平壌の女子大生2人©Matt Paish
平壌の女子大生2人©Matt Paish

北朝鮮で頻繁に使われる2つの敬称がある。同志(トンジ)とトンム(友達:〜君というニュアンス)だ。同志は目上の人に、トンムは同年輩や年下の人に使われるが、北朝鮮の若者は「ダサい」という理由で使わなくなりつつあると韓国の聯合ニュースが伝えた。

相手を敬いつつ親近感を与える「同志」

北朝鮮で発刊された国語辞典「朝鮮語辞典」によると、同志とは「思想や志を共にし同じ目的のために闘争する人」と意味づけられている。

この言葉が上下関係を重要視する朝鮮に導入されて目上の人に対する敬称に意味合いが変化したものと思われる。

例えば、金日成氏の一般的な呼称は「首領様(スリョンニム)」と「金日成同志」の2つだが、同志と呼ぶと敬いつつも親近感を与える表現となるとのことだ。

また、下の名前を呼ばずに「姓+敬称」は韓国では失礼な表現に当たるが、北朝鮮では「朴同志」などと呼んでも失礼に当たらない。

北朝鮮の雑誌「文化語学習」最新号では「言語生活における文化性と言語礼節」と題した論文で次のように指摘している。

「若者たちが同志やトンムという表現を省略する傾向にある」

また、「最近、同志、トンムという言葉は公式の場でしか使わない若者が増えている。年上の人にタメ口をきく若者も増えている」と論文は紹介した。

韓流ドラマの影響で「同志はダサい」

北朝鮮で、長年使用されてきた「同志」と「トンム」が使われなくなった理由について平壌の大学を卒業した30代の脱北者は、次のように語った。
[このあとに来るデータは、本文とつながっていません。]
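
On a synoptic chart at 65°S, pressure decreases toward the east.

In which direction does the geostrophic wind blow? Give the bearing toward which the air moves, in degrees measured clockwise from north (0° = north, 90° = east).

The pressure-gradient force points toward the east (bearing 090°).
Geostrophic balance: in the Southern Hemisphere the Coriolis force deflects motion to the left, so the geostrophic wind blows 90° to the left of the pressure-gradient force (low pressure on the right).
Rotating 090° by 90° counterclockwise gives 000° — the wind blows toward the north.

000°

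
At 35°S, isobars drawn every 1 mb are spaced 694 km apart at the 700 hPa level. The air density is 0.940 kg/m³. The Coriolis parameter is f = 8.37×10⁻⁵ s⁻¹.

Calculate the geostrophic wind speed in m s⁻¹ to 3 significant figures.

1.83 m s⁻¹

Pressure gradient: |∂P/∂n| = 100 Pa / 694000 m = 1.44×10⁻⁴ Pa/m
Geostrophic balance (pressure-gradient force = Coriolis force):
V_g = (1/(fρ)) |∂P/∂n| = 1.44×10⁻⁴ / (8.37×10⁻⁵ × 0.940) = 1.83 m/s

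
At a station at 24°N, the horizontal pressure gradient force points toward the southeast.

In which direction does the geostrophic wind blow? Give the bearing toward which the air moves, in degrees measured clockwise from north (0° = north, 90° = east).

The pressure-gradient force points toward the southeast (bearing 135°).
Geostrophic balance: in the Northern Hemisphere the Coriolis force deflects motion to the right, so the geostrophic wind blows 90° to the right of the pressure-gradient force (low pressure on the left).
Rotating 135° by 90° clockwise gives 225° — the wind blows toward the southwest.

225°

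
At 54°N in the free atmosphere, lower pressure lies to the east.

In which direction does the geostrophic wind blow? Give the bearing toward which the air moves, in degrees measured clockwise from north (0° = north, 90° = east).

The pressure-gradient force points toward the east (bearing 090°).
Geostrophic balance: in the Northern Hemisphere the Coriolis force deflects motion to the right, so the geostrophic wind blows 90° to the right of the pressure-gradient force (low pressure on the left).
Rotating 090° by 90° clockwise gives 180° — the wind blows toward the south.

180°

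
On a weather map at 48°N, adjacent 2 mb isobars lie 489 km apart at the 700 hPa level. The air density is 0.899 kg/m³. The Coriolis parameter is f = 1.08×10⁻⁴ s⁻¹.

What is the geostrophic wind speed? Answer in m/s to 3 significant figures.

4.21 m/s

Pressure gradient: |∂P/∂n| = 200 Pa / 489000 m = 4.09×10⁻⁴ Pa/m
Geostrophic balance (pressure-gradient force = Coriolis force):
V_g = (1/(fρ)) |∂P/∂n| = 4.09×10⁻⁴ / (1.08×10⁻⁴ × 0.899) = 4.21 m/s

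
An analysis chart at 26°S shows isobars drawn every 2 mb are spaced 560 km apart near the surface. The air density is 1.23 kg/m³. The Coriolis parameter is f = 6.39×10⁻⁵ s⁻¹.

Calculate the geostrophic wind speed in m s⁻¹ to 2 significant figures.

Pressure gradient: |∂P/∂n| = 200 Pa / 560000 m = 3.57×10⁻⁴ Pa/m
Geostrophic balance (pressure-gradient force = Coriolis force):
V_g = (1/(fρ)) |∂P/∂n| = 3.57×10⁻⁴ / (6.39×10⁻⁵ × 1.23) = 4.54 m/s

4.5 m s⁻¹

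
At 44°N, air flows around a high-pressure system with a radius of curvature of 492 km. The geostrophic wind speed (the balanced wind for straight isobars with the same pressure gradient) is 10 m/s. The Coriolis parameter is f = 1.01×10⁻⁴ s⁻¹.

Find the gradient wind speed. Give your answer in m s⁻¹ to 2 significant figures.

14 m s⁻¹

Around a high, pressure-gradient force acts outward with centrifugal, so Coriolis balances both:
fV = (1/ρ)|∂P/∂n| + V²/R  →  V² − fR·V + fR·V_g = 0
With fR = 1.01×10⁻⁴ × 492×10³ m = 49.7 m/s:
V = [fR − √((fR)² − 4 fR V_g)]/2 = [49.7 − √(49.7² − 4×49.7×10)]/2 = 13.9 m/s
Supergeostrophic (V > V_g = 10 m/s), as expected around a high.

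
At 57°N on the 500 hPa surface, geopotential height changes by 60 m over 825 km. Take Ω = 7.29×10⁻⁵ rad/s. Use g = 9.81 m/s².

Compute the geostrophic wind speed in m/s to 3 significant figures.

5.83 m/s

Coriolis parameter at 57°N:
f = 2Ω sin φ = 2 × 7.29×10⁻⁵ × sin 57° = 1.22×10⁻⁴ s⁻¹
Height gradient: |∂Z/∂n| = 60 m / 825000 m = 7.27×10⁻⁵
On a pressure surface, geostrophic balance gives V_g = (g/f)|∂Z/∂n|:
V_g = 9.81 × 7.27×10⁻⁵ / 1.22×10⁻⁴ = 5.83 m/s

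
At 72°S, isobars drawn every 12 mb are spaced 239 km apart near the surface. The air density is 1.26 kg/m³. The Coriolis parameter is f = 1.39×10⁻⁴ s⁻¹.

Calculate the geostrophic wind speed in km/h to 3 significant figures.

Pressure gradient: |∂P/∂n| = 1200 Pa / 239000 m = 5.02×10⁻³ Pa/m
Geostrophic balance (pressure-gradient force = Coriolis force):
V_g = (1/(fρ)) |∂P/∂n| = 5.02×10⁻³ / (1.39×10⁻⁴ × 1.26) = 28.7 m/s
Converting: 28.7 m/s × 3.6 = 103 km/h

103 km/h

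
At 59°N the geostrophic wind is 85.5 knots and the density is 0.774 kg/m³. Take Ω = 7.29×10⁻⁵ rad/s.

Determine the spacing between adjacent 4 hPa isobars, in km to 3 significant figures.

Coriolis parameter at 59°N:
f = 2Ω sin φ = 2 × 7.29×10⁻⁵ × sin 59° = 1.25×10⁻⁴ s⁻¹
Wind speed in SI: 85.5 knots = 44.0 m/s
Geostrophic balance rearranged: |∂P/∂n| = f ρ V_g
|∂P/∂n| = 1.25×10⁻⁴ × 0.774 × 44.0 = 4.25×10⁻³ Pa/m
Isobar spacing: Δn = ΔP/|∂P/∂n| = 400 Pa / 4.25×10⁻³ Pa/m = 94014 m ≈ 94.0 km

94.0 km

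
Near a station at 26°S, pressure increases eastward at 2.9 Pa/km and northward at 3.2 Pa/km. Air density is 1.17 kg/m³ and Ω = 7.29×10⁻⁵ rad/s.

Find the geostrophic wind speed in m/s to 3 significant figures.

57.8 m/s

Coriolis parameter at 26°S:
f = 2Ω sin φ = 2 × 7.29×10⁻⁵ × sin 26° = 6.39×10⁻⁵ s⁻¹
In the Southern Hemisphere f is negative: f = −6.39×10⁻⁵ s⁻¹.
Component geostrophic relations (x east, y north):
u_g = −(1/(fρ)) ∂P/∂y,  v_g = (1/(fρ)) ∂P/∂x
u_g = −(3.2×10⁻³)/(−6.39×10⁻⁵ × 1.17) = 42.8 m/s;  v_g = (2.9×10⁻³)/(−6.39×10⁻⁵ × 1.17) = −38.8 m/s
|V_g| = √(u_g² + v_g²) = 57.8 m/s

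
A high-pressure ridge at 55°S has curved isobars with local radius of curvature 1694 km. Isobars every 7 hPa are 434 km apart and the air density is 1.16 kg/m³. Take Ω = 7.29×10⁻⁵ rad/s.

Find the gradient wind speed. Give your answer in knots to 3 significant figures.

24.1 knots

Coriolis parameter at 55°S:
f = 2Ω sin φ = 2 × 7.29×10⁻⁵ × sin 55° = 1.19×10⁻⁴ s⁻¹
Pressure gradient: |∂P/∂n| = 700 Pa / 434000 m = 1.61×10⁻³ Pa/m
Geostrophic speed: V_g = |∂P/∂n|/(fρ) = 1.61×10⁻³/(1.19×10⁻⁴ × 1.16) = 11.6 m/s
Around a high, pressure-gradient force acts outward with centrifugal, so Coriolis balances both:
fV = (1/ρ)|∂P/∂n| + V²/R  →  V² − fR·V + fR·V_g = 0
With fR = 1.19×10⁻⁴ × 1694×10³ m = 202 m/s:
V = [fR − √((fR)² − 4 fR V_g)]/2 = [202 − √(202² − 4×202×11.6)]/2 = 12.4 m/s
Supergeostrophic (V > V_g = 11.6 m/s), as expected around a high.
Converting: 12.4 m/s × 1.944 = 24.1 knots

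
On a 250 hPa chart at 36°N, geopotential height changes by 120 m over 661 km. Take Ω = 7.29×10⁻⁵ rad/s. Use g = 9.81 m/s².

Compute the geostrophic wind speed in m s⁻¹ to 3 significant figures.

20.8 m s⁻¹

Coriolis parameter at 36°N:
f = 2Ω sin φ = 2 × 7.29×10⁻⁵ × sin 36° = 8.57×10⁻⁵ s⁻¹
Height gradient: |∂Z/∂n| = 120 m / 661000 m = 1.82×10⁻⁴
On a pressure surface, geostrophic balance gives V_g = (g/f)|∂Z/∂n|:
V_g = 9.81 × 1.82×10⁻⁴ / 8.57×10⁻⁵ = 20.8 m/s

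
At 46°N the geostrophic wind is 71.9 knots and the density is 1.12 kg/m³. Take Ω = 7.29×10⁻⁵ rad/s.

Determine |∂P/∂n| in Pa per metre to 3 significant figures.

4.34×10⁻³ Pa/m

Coriolis parameter at 46°N:
f = 2Ω sin φ = 2 × 7.29×10⁻⁵ × sin 46° = 1.05×10⁻⁴ s⁻¹
Wind speed in SI: 71.9 knots = 37.0 m/s
Geostrophic balance rearranged: |∂P/∂n| = f ρ V_g
|∂P/∂n| = 1.05×10⁻⁴ × 1.12 × 37.0 = 4.34×10⁻³ Pa/m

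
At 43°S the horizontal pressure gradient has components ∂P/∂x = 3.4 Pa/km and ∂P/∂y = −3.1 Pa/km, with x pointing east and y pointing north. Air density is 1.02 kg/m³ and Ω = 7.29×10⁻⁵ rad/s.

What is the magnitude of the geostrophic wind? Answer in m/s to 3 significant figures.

Coriolis parameter at 43°S:
f = 2Ω sin φ = 2 × 7.29×10⁻⁵ × sin 43° = 9.94×10⁻⁵ s⁻¹
In the Southern Hemisphere f is negative: f = −9.94×10⁻⁵ s⁻¹.
Component geostrophic relations (x east, y north):
u_g = −(1/(fρ)) ∂P/∂y,  v_g = (1/(fρ)) ∂P/∂x
u_g = −(−3.1×10⁻³)/(−9.94×10⁻⁵ × 1.02) = −30.6 m/s;  v_g = (3.4×10⁻³)/(−9.94×10⁻⁵ × 1.02) = −33.5 m/s
|V_g| = √(u_g² + v_g²) = 45.4 m/s

45.4 m/s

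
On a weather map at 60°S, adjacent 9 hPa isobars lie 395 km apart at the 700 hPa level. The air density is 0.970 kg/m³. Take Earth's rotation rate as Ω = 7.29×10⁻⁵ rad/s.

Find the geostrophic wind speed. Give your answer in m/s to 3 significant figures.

18.6 m/s

Coriolis parameter at 60°S:
f = 2Ω sin φ = 2 × 7.29×10⁻⁵ × sin 60° = 1.26×10⁻⁴ s⁻¹
Pressure gradient: |∂P/∂n| = 900 Pa / 395000 m = 2.28×10⁻³ Pa/m
Geostrophic balance (pressure-gradient force = Coriolis force):
V_g = (1/(fρ)) |∂P/∂n| = 2.28×10⁻³ / (1.26×10⁻⁴ × 0.970) = 18.6 m/s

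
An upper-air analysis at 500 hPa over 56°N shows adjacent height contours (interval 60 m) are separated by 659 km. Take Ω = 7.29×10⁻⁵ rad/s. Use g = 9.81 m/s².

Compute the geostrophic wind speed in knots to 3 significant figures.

14.4 knots

Coriolis parameter at 56°N:
f = 2Ω sin φ = 2 × 7.29×10⁻⁵ × sin 56° = 1.21×10⁻⁴ s⁻¹
Height gradient: |∂Z/∂n| = 60 m / 659000 m = 9.10×10⁻⁵
On a pressure surface, geostrophic balance gives V_g = (g/f)|∂Z/∂n|:
V_g = 9.81 × 9.10×10⁻⁵ / 1.21×10⁻⁴ = 7.39 m/s
Converting: 7.39 m/s × 1.944 = 14.4 knots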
「ダサいからだ。最近の北朝鮮の若者は韓流ドラマの影響で同志やトンムという言葉を古くさくてダサいと思う」

こうした風潮を反映してか、一部では「オッパ(お兄さん)」などの韓国式の表現も使用されている。

長年、北朝鮮で使用されてきた言葉が使われなくなっている現状について、前述の北朝鮮の論文は「友達同士で呼び合う時に『トンム』という敬称を付けるのは変だと考えるのは、労働党の周りに一つの思想と意志で一心団結した我が国の社会において古臭い観点と態度であるということを心に刻むべきだ」と釘を差した。

回りくどい言い方だが、要するに「トンム、トンジ」を使わないのは「非社会主義的」な文化に毒されているということだ。

ぶっきらぼうに聞こえる北の言葉

ちなみに、北朝鮮での一般人同士での敬語の使用頻度は、実は韓国ほどではない。さらに、北朝鮮の言葉は韓国の言葉に比べると、若干ぶっきらぼうに聞こえる。

例えば韓国では他人に道を聞く時に「マルスムチョムムッケンヌンデヨ」(ちょっとお聞きしたいのですが)という表現が使われるが、北朝鮮では「マルチョムムルプシダ」(ちょっと尋ねます)という表現をよく耳にする。

後者の北朝鮮風の表現を、韓国で年上に使うと非常に失礼な表現になる。しかし、北朝鮮ではある程度年上の人にもこの表現が使われているようだ。